Lamb was a little uncomfortable at first. “I felt I was in the way more than I was helping,’’ he said.
And being an itinerant adviser frustrated him. He would be helping a player one day, then be at a different school the next. He thought it would be better to stay at one school and work with the same players consistently.
“After 40 years in coaching, I felt I could watch practice’’ and help a team, he said, “because it’s day in, day out.’’ A member of the Massachusetts High School Football Coaches Hall of Fame, he compiled a 248-65-2 mark at Natick and Norwood, winning four Super Bowls.

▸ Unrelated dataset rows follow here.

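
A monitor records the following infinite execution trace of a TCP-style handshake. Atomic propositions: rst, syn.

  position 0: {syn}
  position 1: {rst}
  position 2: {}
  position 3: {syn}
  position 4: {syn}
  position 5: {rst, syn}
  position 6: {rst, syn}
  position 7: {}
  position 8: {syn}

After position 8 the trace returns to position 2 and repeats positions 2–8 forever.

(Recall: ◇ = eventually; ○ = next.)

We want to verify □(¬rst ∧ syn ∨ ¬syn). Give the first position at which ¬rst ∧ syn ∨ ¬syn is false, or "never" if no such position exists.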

He told Ken Still, the athletic director of Boston’s public high schools, “if anyone needs help, anywhere, let me know.’’
And that’s how Lamb became an assistant at English High in Jamaica Plain.
“I’ve known Tom since he was at Natick the first time,’’ said Still. “He just said, ‘I’m here to help any way I can.’ There’s a kindness about him.’’
Lamb also is acquainted with Chris Boswell, in his second year as English’s head football coach.
Fielding just 14 players, English was winless last season, and did not score an offensive touchdown.
“We’re in the twenties now,’’ said Lamb, who works mainly with the offense. Boswell sent out 300 postcards encouraging students to come out for the team.
Lamb pointed out that “the kids have a really big challenge’’ just structuring their day in order to play football.
“Some of them have to take two or three buses, and we’re not talking about school buses,’’ he said. “There are issues getting to practice and home from practice.”
Another problem is the lack of freshman teams in the Boston school system. “We have some really young kids that come to the varsity,’’ said Lamb. “It’s stressful for them.’’
At Lamb’s former school, Natick, the freshman team has 38 players, and the varsity, 84.
English won its season opener by forfeit when Jeremiah Burke High couldn’t field a team.
According to Still, most of the city schools can afford to pay just three coaches. Any additional coaches would have to be paid through fund-raising efforts, or serve as volunteers.
The Natick-to-English transition is a different world for Lamb, he said, but “football is football. Kids are competitive. They want to win.’’
Lamb doesn’t know how long he’ll be doing this. He’ll take it year by year. For now, “I think it’s working out,’’ he said.
English takes on Brighton tomorrow night at White Stadium.